"You are glad that I know?"

She had made sure that he would excuse himself blandly, with dignity, looking down upon her; and she had told herself that his carefully chosen words would flood her with contempt, the stronger because her own speech would prove halting and unrestrained.

"Yes, yes. I was a coward. I meant to tell you: I swear it, but I couldn't." Then he repeated the phrase he had used to Mark: "God knows it has been a secret sore."

"Why couldn't you tell me?" she asked.

"Because the right moment for doing so slipped by me."

"You married me under false pretences."

"Eh?"

"You wooed me with Mark's words."

"Wooed you with—Mark's—words? I can't follow you."

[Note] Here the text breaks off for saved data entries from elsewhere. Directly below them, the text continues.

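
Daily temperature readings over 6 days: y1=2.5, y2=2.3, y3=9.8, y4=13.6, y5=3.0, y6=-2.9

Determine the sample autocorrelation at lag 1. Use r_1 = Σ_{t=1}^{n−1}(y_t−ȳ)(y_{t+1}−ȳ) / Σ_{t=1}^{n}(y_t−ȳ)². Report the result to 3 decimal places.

Mean ȳ = (2.5 + 2.3 + 9.8 + 13.6 + 3.0 − 2.9)/6 = 4.7167
Deviations from mean: -2.2167, -2.4167, 5.0833, 8.8833, -1.7167, -7.6167
Σ(y_t−ȳ)(y_{t+1}−ȳ) = (5.3569) + (-12.2847) + (45.1569) + (-15.2497) + (13.0753) = 36.0547
Denominator Σ(y_t−ȳ)² = 176.4683
r_1 = 36.0547 / 176.4683 = 0.204

0.204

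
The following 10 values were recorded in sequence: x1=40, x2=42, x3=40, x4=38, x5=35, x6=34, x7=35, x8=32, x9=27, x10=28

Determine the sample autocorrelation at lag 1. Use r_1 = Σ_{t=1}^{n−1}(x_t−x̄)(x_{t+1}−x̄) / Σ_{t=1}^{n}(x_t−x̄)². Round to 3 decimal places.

0.713

Mean x̄ = (40 + 42 + 40 + 38 + 35 + 34 + 35 + 32 + 27 + 28)/10 = 35.1000
Numerator Σ_{t=1}^{9}(x_t−x̄)(x_{t+1}−x̄) = 164.6900
Denominator Σ(x_t−x̄)² = 230.9000
r_1 = 164.6900 / 230.9000 = 0.713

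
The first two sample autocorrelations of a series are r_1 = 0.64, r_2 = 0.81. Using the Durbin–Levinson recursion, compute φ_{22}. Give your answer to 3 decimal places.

φ_{22} = (r_2 − r_1²) / (1 − r_1²)
r_1² = (0.64)² = 0.4096
Numerator = 0.81 − 0.4096 = 0.4004; denominator = 1 − 0.4096 = 0.5904
φ_{22} = 0.4004 / 0.5904 = 0.678

0.678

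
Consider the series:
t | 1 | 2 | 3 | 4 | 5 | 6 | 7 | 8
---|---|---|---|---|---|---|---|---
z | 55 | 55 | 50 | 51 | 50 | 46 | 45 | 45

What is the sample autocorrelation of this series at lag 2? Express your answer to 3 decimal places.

0.169

Mean z̄ = (55 + 55 + 50 + 51 + 50 + 46 + 45 + 45)/8 = 49.6250
Deviations from mean: 5.3750, 5.3750, 0.3750, 1.3750, 0.3750, -3.6250, -4.6250, -4.6250
Σ(z_t−z̄)(z_{t+2}−z̄) = (2.0156) + (7.3906) + (0.1406) + (-4.9844) + (-1.7344) + (16.7656) = 19.5938
Denominator Σ(z_t−z̄)² = 115.8750
r_2 = 19.5938 / 115.8750 = 0.169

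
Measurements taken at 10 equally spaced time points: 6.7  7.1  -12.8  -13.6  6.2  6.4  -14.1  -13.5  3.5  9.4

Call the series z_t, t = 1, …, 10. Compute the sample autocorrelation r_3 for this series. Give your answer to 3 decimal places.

-0.162

Mean z̄ = (6.7 + 7.1 − 12.8 − 13.6 + 6.2 + 6.4 − 14.1 − 13.5 + 3.5 + 9.4)/10 = -1.4700
Numerator Σ_{t=1}^{7}(z_t−z̄)(z_{t+3}−z̄) = -159.7797
Denominator Σ(z_t−z̄)² = 983.5610
r_3 = -159.7797 / 983.5610 = -0.162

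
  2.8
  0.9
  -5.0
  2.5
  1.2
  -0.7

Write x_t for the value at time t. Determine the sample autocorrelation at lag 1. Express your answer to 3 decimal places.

Mean x̄ = (2.8 + 0.9 − 5.0 + 2.5 + 1.2 − 0.7)/6 = 0.2833
Deviations from mean: 2.5167, 0.6167, -5.2833, 2.2167, 0.9167, -0.9833
Σ(x_t−x̄)(x_{t+1}−x̄) = (1.5519) + (-3.2581) + (-11.7114) + (2.0319) + (-0.9014) = -12.2869
Denominator Σ(x_t−x̄)² = 41.3483
r_1 = -12.2869 / 41.3483 = -0.297

-0.297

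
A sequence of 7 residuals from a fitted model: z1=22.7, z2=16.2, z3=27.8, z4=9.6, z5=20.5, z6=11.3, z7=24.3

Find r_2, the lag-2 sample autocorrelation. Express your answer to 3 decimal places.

Mean z̄ = (22.7 + 16.2 + 27.8 + 9.6 + 20.5 + 11.3 + 24.3)/7 = 18.9143
Deviations from mean: 3.7857, -2.7143, 8.8857, -9.3143, 1.5857, -7.6143, 5.3857
Numerator Σ_{t=1}^{5}(z_t−z̄)(z_{t+2}−z̄) = 152.4724
Denominator Σ(z_t−z̄)² = 276.9086
r_2 = 152.4724 / 276.9086 = 0.551

0.551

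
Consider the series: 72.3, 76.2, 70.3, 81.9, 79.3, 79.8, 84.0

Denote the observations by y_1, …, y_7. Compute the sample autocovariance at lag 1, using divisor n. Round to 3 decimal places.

1.631

Mean ȳ = (72.3 + 76.2 + 70.3 + 81.9 + 79.3 + 79.8 + 84.0)/7 = 77.6857
Σ_{t=1}^{6}(y_t−ȳ)(y_{t+1}−ȳ) = 11.4155
γ_1 = 11.4155 / 7 = 1.631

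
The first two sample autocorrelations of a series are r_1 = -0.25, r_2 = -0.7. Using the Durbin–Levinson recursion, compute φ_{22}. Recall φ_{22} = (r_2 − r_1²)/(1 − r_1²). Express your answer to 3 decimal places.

-0.813

φ_{22} = (r_2 − r_1²) / (1 − r_1²)
r_1² = (-0.25)² = 0.0625
Numerator = -0.7 − 0.0625 = -0.7625; denominator = 1 − 0.0625 = 0.9375
φ_{22} = -0.7625 / 0.9375 = -0.813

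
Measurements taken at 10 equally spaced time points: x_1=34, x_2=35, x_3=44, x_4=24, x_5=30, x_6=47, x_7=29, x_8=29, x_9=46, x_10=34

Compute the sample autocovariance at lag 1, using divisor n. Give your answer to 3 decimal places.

Mean x̄ = (34 + 35 + 44 + 24 + 30 + 47 + 29 + 29 + 46 + 34)/10 = 35.2000
Σ_{t=1}^{9}(x_t−x̄)(x_{t+1}−x̄) = -217.8400
γ_1 = -217.8400 / 10 = -21.784

-21.784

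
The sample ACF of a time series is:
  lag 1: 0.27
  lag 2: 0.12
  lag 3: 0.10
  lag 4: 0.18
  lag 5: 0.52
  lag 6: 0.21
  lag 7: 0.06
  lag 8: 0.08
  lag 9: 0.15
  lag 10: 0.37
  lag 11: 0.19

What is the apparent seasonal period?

5

The largest autocorrelation is r_5 = 0.52, with a weaker echo at lag 10 (0.37); the remaining lags stay at or below 0.27. The elevated value at lag 1 (0.27), dropping to 0.12 at lag 2, reflects decaying short-term dependence rather than seasonality.
The dominant spike at lag 5 indicates a seasonal period of 5.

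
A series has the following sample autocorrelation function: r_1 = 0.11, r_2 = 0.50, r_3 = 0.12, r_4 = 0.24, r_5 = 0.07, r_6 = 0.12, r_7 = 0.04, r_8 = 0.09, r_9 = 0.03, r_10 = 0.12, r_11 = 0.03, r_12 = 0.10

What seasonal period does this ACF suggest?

2

The largest autocorrelation is r_2 = 0.50, with a weaker echo at lag 4 (0.24); the remaining lags stay at or below 0.12.
The dominant spike at lag 2 indicates a seasonal period of 2.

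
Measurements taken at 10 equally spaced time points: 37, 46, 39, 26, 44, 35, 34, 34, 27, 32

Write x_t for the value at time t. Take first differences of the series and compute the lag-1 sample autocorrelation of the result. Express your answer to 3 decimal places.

First differences Δx: 9, -7, -13, 18, -9, -1, 0, -7, 5
Mean of differences = -0.5556
Numerator Σ(Δx_t−Δx̄)(Δx_{t+1}−Δx̄) = -404.8642
Denominator Σ(Δx_t−Δx̄)² = 776.2222
r_1(Δx) = -404.8642 / 776.2222 = -0.522

-0.522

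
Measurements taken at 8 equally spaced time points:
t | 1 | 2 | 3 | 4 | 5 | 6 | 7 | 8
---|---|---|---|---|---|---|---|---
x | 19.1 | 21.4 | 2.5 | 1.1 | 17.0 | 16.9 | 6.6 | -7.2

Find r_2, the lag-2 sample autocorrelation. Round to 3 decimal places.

-0.568

Mean x̄ = (19.1 + 21.4 + 2.5 + 1.1 + 17.0 + 16.9 + 6.6 − 7.2)/8 = 9.6750
Deviations from mean: 9.4250, 11.7250, -7.1750, -8.5750, 7.3250, 7.2250, -3.0750, -16.8750
Σ(x_t−x̄)(x_{t+2}−x̄) = (-67.6244) + (-100.5419) + (-52.5569) + (-61.9544) + (-22.5244) + (-121.9219) = -427.1238
Denominator Σ(x_t−x̄)² = 751.3950
r_2 = -427.1238 / 751.3950 = -0.568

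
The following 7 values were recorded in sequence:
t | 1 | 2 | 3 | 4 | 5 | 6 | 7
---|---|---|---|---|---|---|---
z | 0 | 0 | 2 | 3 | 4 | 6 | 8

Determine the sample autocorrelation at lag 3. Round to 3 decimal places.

-0.117

Mean z̄ = (0 + 0 + 2 + 3 + 4 + 6 + 8)/7 = 3.2857
Deviations from mean: -3.2857, -3.2857, -1.2857, -0.2857, 0.7143, 2.7143, 4.7143
Numerator Σ_{t=1}^{4}(z_t−z̄)(z_{t+3}−z̄) = -6.2449
Denominator Σ(z_t−z̄)² = 53.4286
r_3 = -6.2449 / 53.4286 = -0.117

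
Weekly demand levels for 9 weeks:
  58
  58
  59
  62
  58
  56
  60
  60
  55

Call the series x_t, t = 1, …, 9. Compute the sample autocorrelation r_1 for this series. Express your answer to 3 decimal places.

Mean x̄ = (58 + 58 + 59 + 62 + 58 + 56 + 60 + 60 + 55)/9 = 58.4444
Numerator Σ_{t=1}^{8}(x_t−x̄)(x_{t+1}−x̄) = -5.3086
Denominator Σ(x_t−x̄)² = 36.2222
r_1 = -5.3086 / 36.2222 = -0.147

-0.147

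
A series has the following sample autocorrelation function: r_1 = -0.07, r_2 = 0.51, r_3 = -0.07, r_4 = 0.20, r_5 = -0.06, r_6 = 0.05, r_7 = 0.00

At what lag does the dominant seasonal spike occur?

The largest autocorrelation is r_2 = 0.51, with a weaker echo at lag 4 (0.20); the remaining lags stay at or below 0.05.
The dominant spike at lag 2 indicates a seasonal period of 2.

2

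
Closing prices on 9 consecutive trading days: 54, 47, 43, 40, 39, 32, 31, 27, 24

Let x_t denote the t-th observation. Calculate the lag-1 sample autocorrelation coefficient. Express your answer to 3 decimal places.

Mean x̄ = (54 + 47 + 43 + 40 + 39 + 32 + 31 + 27 + 24)/9 = 37.4444
Numerator Σ_{t=1}^{8}(x_t−x̄)(x_{t+1}−x̄) = 463.8025
Denominator Σ(x_t−x̄)² = 766.2222
r_1 = 463.8025 / 766.2222 = 0.605

0.605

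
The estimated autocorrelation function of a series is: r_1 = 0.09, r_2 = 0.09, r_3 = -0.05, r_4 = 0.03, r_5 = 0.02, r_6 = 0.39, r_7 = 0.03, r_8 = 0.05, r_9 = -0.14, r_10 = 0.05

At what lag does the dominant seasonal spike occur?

6

The largest autocorrelation is r_6 = 0.39; the remaining lags stay at or below 0.09.
The dominant spike at lag 6 indicates a seasonal period of 6.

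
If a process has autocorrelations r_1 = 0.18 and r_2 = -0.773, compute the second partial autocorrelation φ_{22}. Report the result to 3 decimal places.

-0.832

φ_{22} = (r_2 − r_1²) / (1 − r_1²)
r_1² = (0.18)² = 0.0324
Numerator = -0.773 − 0.0324 = -0.8054; denominator = 1 − 0.0324 = 0.9676
φ_{22} = -0.8054 / 0.9676 = -0.832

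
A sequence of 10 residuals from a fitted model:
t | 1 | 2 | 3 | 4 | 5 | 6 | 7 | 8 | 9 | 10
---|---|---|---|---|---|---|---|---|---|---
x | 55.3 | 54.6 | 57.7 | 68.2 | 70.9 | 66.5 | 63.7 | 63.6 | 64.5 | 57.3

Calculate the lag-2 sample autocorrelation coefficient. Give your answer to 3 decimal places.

Mean x̄ = (55.3 + 54.6 + 57.7 + 68.2 + 70.9 + 66.5 + 63.7 + 63.6 + 64.5 + 57.3)/10 = 62.2300
Numerator Σ_{t=1}^{8}(x_t−x̄)(x_{t+2}−x̄) = -12.7638
Denominator Σ(x_t−x̄)² = 289.3010
r_2 = -12.7638 / 289.3010 = -0.044

-0.044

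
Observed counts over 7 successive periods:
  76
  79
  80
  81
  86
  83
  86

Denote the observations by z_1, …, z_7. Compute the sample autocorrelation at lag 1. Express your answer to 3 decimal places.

Mean z̄ = (76 + 79 + 80 + 81 + 86 + 83 + 86)/7 = 81.5714
Σ(z_t−z̄)(z_{t+1}−z̄) = (14.3265) + (4.0408) + (0.8980) + (-2.5306) + (6.3265) + (6.3265) = 29.3878
Denominator Σ(z_t−z̄)² = 81.7143
r_1 = 29.3878 / 81.7143 = 0.360

0.360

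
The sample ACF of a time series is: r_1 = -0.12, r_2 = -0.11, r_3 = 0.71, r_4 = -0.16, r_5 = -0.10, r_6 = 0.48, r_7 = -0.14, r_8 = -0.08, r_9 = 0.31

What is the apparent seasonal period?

3

The largest autocorrelation is r_3 = 0.71, with weaker echoes at lags 6 (0.48) and 9 (0.31); the remaining lags stay at or below -0.08.
The dominant spike at lag 3 indicates a seasonal period of 3.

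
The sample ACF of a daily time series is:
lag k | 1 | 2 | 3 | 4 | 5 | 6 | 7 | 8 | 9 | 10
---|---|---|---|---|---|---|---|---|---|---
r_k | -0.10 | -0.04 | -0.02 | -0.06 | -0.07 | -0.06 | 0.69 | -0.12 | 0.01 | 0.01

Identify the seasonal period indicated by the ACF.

7

The largest autocorrelation is r_7 = 0.69; the remaining lags stay at or below 0.01.
The dominant spike at lag 7 indicates a seasonal period of 7.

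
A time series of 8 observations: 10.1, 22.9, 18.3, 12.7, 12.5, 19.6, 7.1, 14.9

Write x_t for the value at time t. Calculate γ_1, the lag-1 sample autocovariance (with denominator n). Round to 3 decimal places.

-7.606

Mean x̄ = (10.1 + 22.9 + 18.3 + 12.7 + 12.5 + 19.6 + 7.1 + 14.9)/8 = 14.7625
Σ_{t=1}^{7}(x_t−x̄)(x_{t+1}−x̄) = -60.8502
γ_1 = -60.8502 / 8 = -7.606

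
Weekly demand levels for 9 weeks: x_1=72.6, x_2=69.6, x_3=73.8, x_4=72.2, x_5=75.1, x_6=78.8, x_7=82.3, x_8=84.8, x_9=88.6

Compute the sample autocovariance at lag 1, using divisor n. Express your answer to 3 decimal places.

24.406

Mean x̄ = (72.6 + 69.6 + 73.8 + 72.2 + 75.1 + 78.8 + 82.3 + 84.8 + 88.6)/9 = 77.5333
Σ_{t=1}^{8}(x_t−x̄)(x_{t+1}−x̄) = 219.6556
γ_1 = 219.6556 / 9 = 24.406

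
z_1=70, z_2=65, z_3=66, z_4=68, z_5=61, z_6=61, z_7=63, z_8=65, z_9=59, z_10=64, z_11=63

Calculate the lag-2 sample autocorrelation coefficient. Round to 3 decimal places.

0.082

Mean z̄ = (70 + 65 + 66 + 68 + 61 + 61 + 63 + 65 + 59 + 64 + 63)/11 = 64.0909
Numerator Σ_{t=1}^{9}(z_t−z̄)(z_{t+2}−z̄) = 8.4380
Denominator Σ(z_t−z̄)² = 102.9091
r_2 = 8.4380 / 102.9091 = 0.082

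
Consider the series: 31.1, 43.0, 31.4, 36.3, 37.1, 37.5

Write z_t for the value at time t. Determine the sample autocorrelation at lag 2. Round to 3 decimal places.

0.208

Mean z̄ = (31.1 + 43.0 + 31.4 + 36.3 + 37.1 + 37.5)/6 = 36.0667
Deviations from mean: -4.9667, 6.9333, -4.6667, 0.2333, 1.0333, 1.4333
Σ(z_t−z̄)(z_{t+2}−z̄) = (23.1778) + (1.6178) + (-4.8222) + (0.3344) = 20.3078
Denominator Σ(z_t−z̄)² = 97.6933
r_2 = 20.3078 / 97.6933 = 0.208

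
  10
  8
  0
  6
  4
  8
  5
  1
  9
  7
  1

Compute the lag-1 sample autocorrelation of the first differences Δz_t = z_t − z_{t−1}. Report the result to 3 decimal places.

First differences Δz: -2, -8, 6, -2, 4, -3, -4, 8, -2, -6
Mean of differences = -0.9000
Numerator Σ(Δz_t−Δz̄)(Δz_{t+1}−Δz̄) = -89.7100
Denominator Σ(Δz_t−Δz̄)² = 244.9000
r_1(Δz) = -89.7100 / 244.9000 = -0.366

-0.366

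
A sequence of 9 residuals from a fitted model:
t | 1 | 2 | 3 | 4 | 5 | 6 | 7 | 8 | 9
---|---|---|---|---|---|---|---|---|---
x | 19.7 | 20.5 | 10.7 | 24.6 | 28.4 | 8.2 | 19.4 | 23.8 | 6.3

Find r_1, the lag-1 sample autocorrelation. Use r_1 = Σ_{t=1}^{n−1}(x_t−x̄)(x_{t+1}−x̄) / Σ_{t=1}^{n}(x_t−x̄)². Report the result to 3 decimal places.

-0.349

Mean x̄ = (19.7 + 20.5 + 10.7 + 24.6 + 28.4 + 8.2 + 19.4 + 23.8 + 6.3)/9 = 17.9556
Numerator Σ_{t=1}^{8}(x_t−x̄)(x_{t+1}−x̄) = -168.4953
Denominator Σ(x_t−x̄)² = 482.6622
r_1 = -168.4953 / 482.6622 = -0.349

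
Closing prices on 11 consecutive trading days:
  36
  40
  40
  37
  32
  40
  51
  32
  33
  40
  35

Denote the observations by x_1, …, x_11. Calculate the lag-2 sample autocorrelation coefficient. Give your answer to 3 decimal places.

Mean x̄ = (36 + 40 + 40 + 37 + 32 + 40 + 51 + 32 + 33 + 40 + 35)/11 = 37.8182
Numerator Σ_{t=1}^{9}(x_t−x̄)(x_{t+2}−x̄) = -172.2479
Denominator Σ(x_t−x̄)² = 295.6364
r_2 = -172.2479 / 295.6364 = -0.583

-0.583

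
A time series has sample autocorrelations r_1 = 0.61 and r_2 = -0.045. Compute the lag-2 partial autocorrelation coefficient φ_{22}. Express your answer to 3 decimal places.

φ_{22} = (r_2 − r_1²) / (1 − r_1²)
r_1² = (0.61)² = 0.3721
Numerator = -0.045 − 0.3721 = -0.4171; denominator = 1 − 0.3721 = 0.6279
φ_{22} = -0.4171 / 0.6279 = -0.664

-0.664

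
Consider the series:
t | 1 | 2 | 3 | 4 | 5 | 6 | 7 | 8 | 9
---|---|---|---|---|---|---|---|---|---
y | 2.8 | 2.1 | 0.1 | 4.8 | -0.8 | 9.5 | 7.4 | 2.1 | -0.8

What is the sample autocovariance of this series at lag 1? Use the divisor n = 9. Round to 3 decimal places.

-0.667

Mean ȳ = (2.8 + 2.1 + 0.1 + 4.8 − 0.8 + 9.5 + 7.4 + 2.1 − 0.8)/9 = 3.0222
Σ_{t=1}^{8}(y_t−ȳ)(y_{t+1}−ȳ) = -6.0038
γ_1 = -6.0038 / 9 = -0.667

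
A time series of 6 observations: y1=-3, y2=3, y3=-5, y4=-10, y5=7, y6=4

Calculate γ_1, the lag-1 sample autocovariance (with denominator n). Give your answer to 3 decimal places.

Mean ȳ = (-3 + 3 − 5 − 10 + 7 + 4)/6 = -0.6667
Deviations: -2.3333, 3.6667, -4.3333, -9.3333, 7.6667, 4.6667
Σ_{t=1}^{5}(y_t−ȳ)(y_{t+1}−ȳ) = -19.7778
γ_1 = -19.7778 / 6 = -3.296

-3.296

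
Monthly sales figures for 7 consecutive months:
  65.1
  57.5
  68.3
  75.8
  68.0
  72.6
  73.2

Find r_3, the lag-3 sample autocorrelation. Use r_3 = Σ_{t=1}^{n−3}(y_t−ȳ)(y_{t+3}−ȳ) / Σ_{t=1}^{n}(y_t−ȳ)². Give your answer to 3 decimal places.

0.058

Mean ȳ = (65.1 + 57.5 + 68.3 + 75.8 + 68.0 + 72.6 + 73.2)/7 = 68.6429
Deviations from mean: -3.5429, -11.1429, -0.3429, 7.1571, -0.6429, 3.9571, 4.5571
Σ(y_t−ȳ)(y_{t+3}−ȳ) = (-25.3567) + (7.1633) + (-1.3567) + (32.6161) = 13.0659
Denominator Σ(y_t−ȳ)² = 224.8971
r_3 = 13.0659 / 224.8971 = 0.058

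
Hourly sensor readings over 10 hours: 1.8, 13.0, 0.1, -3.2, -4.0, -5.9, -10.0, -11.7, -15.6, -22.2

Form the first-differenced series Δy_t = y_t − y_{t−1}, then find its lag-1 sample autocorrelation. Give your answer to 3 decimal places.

First differences Δy: 11.2, -12.9, -3.3, -0.8, -1.9, -4.1, -1.7, -3.9, -6.6
Mean of differences = -2.6667
Numerator Σ(Δy_t−Δȳ)(Δy_{t+1}−Δȳ) = -133.9978
Denominator Σ(Δy_t−Δȳ)² = 321.4600
r_1(Δy) = -133.9978 / 321.4600 = -0.417

-0.417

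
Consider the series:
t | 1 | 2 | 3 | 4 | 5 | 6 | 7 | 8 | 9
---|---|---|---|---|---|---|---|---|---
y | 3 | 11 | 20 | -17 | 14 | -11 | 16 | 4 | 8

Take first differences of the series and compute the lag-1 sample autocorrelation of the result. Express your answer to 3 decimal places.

-0.809

First differences Δy: 8, 9, -37, 31, -25, 27, -12, 4
Mean of differences = 0.6250
Numerator Σ(Δy_t−Δȳ)(Δy_{t+1}−Δȳ) = -3226.0156
Denominator Σ(Δy_t−Δȳ)² = 3985.8750
r_1(Δy) = -3226.0156 / 3985.8750 = -0.809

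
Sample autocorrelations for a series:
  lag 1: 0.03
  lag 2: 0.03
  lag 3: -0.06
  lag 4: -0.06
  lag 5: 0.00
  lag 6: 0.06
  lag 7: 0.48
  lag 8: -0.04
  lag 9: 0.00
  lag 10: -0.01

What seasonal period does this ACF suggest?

The largest autocorrelation is r_7 = 0.48; the remaining lags stay at or below 0.06.
The dominant spike at lag 7 indicates a seasonal period of 7.

7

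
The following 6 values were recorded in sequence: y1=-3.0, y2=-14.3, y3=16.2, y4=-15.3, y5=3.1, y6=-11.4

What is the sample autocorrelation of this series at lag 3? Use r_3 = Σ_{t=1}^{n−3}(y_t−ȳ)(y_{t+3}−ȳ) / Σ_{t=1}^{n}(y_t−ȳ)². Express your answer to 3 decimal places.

-0.313

Mean ȳ = (-3.0 − 14.3 + 16.2 − 15.3 + 3.1 − 11.4)/6 = -4.1167
Deviations from mean: 1.1167, -10.1833, 20.3167, -11.1833, 7.2167, -7.2833
Σ(y_t−ȳ)(y_{t+3}−ȳ) = (-12.4881) + (-73.4897) + (-147.9731) = -233.9508
Denominator Σ(y_t−ȳ)² = 747.9083
r_3 = -233.9508 / 747.9083 = -0.313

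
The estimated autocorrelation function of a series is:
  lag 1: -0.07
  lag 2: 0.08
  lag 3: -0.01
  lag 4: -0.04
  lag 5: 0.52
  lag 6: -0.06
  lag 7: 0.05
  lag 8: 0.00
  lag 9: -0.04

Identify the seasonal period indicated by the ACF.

5

The largest autocorrelation is r_5 = 0.52; the remaining lags stay at or below 0.08.
The dominant spike at lag 5 indicates a seasonal period of 5.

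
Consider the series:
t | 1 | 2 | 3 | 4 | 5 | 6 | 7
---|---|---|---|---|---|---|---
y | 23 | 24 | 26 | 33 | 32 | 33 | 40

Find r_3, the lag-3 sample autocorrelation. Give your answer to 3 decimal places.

Mean ȳ = (23 + 24 + 26 + 33 + 32 + 33 + 40)/7 = 30.1429
Deviations from mean: -7.1429, -6.1429, -4.1429, 2.8571, 1.8571, 2.8571, 9.8571
Numerator Σ_{t=1}^{4}(y_t−ȳ)(y_{t+3}−ȳ) = -15.4898
Denominator Σ(y_t−ȳ)² = 222.8571
r_3 = -15.4898 / 222.8571 = -0.070

-0.070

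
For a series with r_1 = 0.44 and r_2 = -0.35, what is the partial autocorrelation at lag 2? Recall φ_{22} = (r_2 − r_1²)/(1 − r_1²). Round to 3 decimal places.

-0.674

φ_{22} = (r_2 − r_1²) / (1 − r_1²)
r_1² = (0.44)² = 0.1936
Numerator = -0.35 − 0.1936 = -0.5436; denominator = 1 − 0.1936 = 0.8064
φ_{22} = -0.5436 / 0.8064 = -0.674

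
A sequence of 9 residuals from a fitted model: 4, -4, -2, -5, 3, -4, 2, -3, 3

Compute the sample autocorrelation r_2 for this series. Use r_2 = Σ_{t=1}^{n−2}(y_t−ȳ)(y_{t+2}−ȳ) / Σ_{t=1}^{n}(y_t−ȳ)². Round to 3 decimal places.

0.434

Mean ȳ = (4 − 4 − 2 − 5 + 3 − 4 + 2 − 3 + 3)/9 = -0.6667
Σ(y_t−ȳ)(y_{t+2}−ȳ) = (-6.2222) + (14.4444) + (-4.8889) + (14.4444) + (9.7778) + (7.7778) + (9.7778) = 45.1111
Denominator Σ(y_t−ȳ)² = 104.0000
r_2 = 45.1111 / 104.0000 = 0.434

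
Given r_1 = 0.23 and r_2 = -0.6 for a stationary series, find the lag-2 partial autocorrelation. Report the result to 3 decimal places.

φ_{22} = (r_2 − r_1²) / (1 − r_1²)
r_1² = (0.23)² = 0.0529
Numerator = -0.6 − 0.0529 = -0.6529; denominator = 1 − 0.0529 = 0.9471
φ_{22} = -0.6529 / 0.9471 = -0.689

-0.689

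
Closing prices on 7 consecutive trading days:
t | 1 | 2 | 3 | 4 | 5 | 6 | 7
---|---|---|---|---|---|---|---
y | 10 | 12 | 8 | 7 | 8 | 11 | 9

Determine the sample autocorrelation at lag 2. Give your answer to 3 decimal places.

-0.464

Mean ȳ = (10 + 12 + 8 + 7 + 8 + 11 + 9)/7 = 9.2857
Deviations from mean: 0.7143, 2.7143, -1.2857, -2.2857, -1.2857, 1.7143, -0.2857
Σ(y_t−ȳ)(y_{t+2}−ȳ) = (-0.9184) + (-6.2041) + (1.6531) + (-3.9184) + (0.3673) = -9.0204
Denominator Σ(y_t−ȳ)² = 19.4286
r_2 = -9.0204 / 19.4286 = -0.464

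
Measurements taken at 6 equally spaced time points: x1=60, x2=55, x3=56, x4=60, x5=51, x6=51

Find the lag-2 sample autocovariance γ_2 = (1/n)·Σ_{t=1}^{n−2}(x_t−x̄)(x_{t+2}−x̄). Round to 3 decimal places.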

And here he stated a fact. He had neither the ability nor the intuition to follow a woman down the tortuous path of her feelings and aspirations. But at this moment he became aware that something dreadful remained to be said. Betty's pale, haggard face, her trembling fingers, her panting bosom, revealed an agitation which communicated itself to him. Let us be fair to a man with inexorable limitations. He had always believed that Betty married him for love. And he too had married for love—and other things which he valued; but the other things without love would not have tempted him to a mere marriage of convenience. And marriage with Betty had seemed at the time and afterwards the one thing needful: rounding a life too square, lending colour and sparkle to a profession whose habit is sable. If at times he had been vouchsafed a glimpse of barriers between his wife and himself, he attributed these to difference of sex. But till this minute he had believed her love as much an inalienable possession as his name. There was no love in the face half turned from his.